Perhaps the criteria are too restrictive. The fact that requests can only be made in relation to agreements that have not yet been entered into means that parties must be clear as to their commercial intentions a long way in advance, must be in no hurry to enter into the arrangements and, frankly, must be prepared to run the risk of being told beforehand to desist from entering into arrangements when they might have stood a better chance of defending them retrospectively. The fact that detailed summaries of future agreements need to be published on the OFT’s website might also be a significant deterrent where parties fear suppliers or competitors getting a heads-up (or just more detailed information) on their commercial strategies. Equally, it seems odd that guidance will only be given in relation to horizontal agreements. Distribution agreements are much more commonplace than horizontal agreements and there are plenty of unknowns arising out of the Commission’s recast Vertical Guidelines (including in relation to internet sales restrictions) that industry might want to see clarified.
It would be interesting to hear the OFT’s views as to why it has issued so few Short-Form Opinions. OFT Chief Executive John Fingleton stated in May 2011 that: “[a]lthough there have been some approaches for an opinion since [April 2010], the team is awaiting a suitable second application”. Though the use of the word “some” to describe the number of approaches is rather vague, the quotation does suggest that parties weren’t entirely put off the procedure by the OFT’s criteria (or by the April 2010 opinion). However, the comments do rather beg the question as to why the OFT is so reluctant to issue opinions when the very raison d’être of the Short-Form Opinion procedure was to provide guidance to industry. Perhaps the answer is that the OFT team in question is just too busy on other, more pressing issues.

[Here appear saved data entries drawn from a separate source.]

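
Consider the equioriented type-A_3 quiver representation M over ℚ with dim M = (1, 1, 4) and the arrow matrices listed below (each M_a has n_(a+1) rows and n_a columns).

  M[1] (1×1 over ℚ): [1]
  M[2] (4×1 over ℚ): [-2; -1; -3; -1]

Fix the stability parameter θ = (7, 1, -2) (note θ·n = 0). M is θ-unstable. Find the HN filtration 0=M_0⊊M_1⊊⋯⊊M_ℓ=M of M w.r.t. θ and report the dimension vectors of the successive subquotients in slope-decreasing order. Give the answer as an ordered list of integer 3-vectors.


Via rank(M_{q-1}∘⋯∘M_p): M ≅ I[1,3], I[3,3]^3.
μ_θ-semistable layers: μ^(1)=2; μ^(2)=-2

((1, 1, 1); (0, 0, 3))


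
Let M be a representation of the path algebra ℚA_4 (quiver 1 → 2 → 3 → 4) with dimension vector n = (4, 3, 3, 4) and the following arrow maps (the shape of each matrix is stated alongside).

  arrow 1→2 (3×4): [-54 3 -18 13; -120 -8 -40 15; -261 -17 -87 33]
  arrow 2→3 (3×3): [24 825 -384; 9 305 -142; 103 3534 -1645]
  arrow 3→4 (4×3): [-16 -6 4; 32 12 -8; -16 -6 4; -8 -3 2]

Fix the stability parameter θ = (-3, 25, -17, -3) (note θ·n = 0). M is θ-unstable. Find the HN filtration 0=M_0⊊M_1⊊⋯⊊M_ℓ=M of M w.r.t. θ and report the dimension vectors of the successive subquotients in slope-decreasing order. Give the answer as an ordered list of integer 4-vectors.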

One thing is clear, however. As an exercise in improving efficiency in enforcement, the introduction of Short-Form Opinions has yet to deliver. The procedure and the criteria will have taken a good deal of time to devise and the first Short-Form Opinion will have taken a disproportionate amount of time to draft and approve (as with everything that a competition authority does for the first time). But the lack of a second, never mind third or fourth, Short-Form Opinion means that the OFT is not getting much bang for the enforcement bucks it spent in devising the procedure in the first place. It seems unlikely that the Commission (which is still yet to issue a Guidance Letter under its 2004 Notice) and the NCAs in other EU Member States will be forming an orderly queue at the OFT’s door to find out more about its experience with informal guidance.